A loose parser for Syslog messages
MIT License
10 stars 8 forks source link

RFC3164 should not provide structured data parsing #37

Open itkovian opened 2 months ago

itkovian commented 2 months ago

According the the RFC, the syslog line comprises the following "fields":

<PRI>TIMESTAMP HOSTNAME TAG: MESSAGE

Afaik, there is no mention of any structured data, yet the rfc3164 parser optionally provides support for this. This makes parsing log lines that adhere to rfc3164, but contain a [<text>] at the MESSAGE start impossible to parse correctly.
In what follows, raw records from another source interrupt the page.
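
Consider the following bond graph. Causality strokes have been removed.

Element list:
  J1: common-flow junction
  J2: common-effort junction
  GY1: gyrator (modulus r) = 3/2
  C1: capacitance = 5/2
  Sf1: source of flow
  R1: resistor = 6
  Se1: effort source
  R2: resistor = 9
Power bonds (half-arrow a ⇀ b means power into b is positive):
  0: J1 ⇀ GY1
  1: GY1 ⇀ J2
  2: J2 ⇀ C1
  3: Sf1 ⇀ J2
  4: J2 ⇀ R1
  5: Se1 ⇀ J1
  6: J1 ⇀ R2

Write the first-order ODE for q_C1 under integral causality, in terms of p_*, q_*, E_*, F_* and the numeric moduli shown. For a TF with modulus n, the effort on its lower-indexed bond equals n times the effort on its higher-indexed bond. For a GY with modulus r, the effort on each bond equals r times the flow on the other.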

StephenWakely commented 2 weeks ago

This parser is not designed to conform exactly to the specs - hence the name loose. The problem is that not everything conforms to exactly 3164 or 5424. Looking at the tests here it looks like rsyslog produces 3164 messages - but also includes structured data. This parser was written with the aim to cater for what is out there rather than be exact.

Of course when you try to keep everyone happy problems such as this arise.

I think the best thing here is to be a bit stricter in the structured data parsing.

Currently if the structured data is invalid, with 3164 this is then treated as a part of the message. However structured data with just the id and no key value pairs is valid structured data. We should be a bit stricter and treat this is invalid for 3164.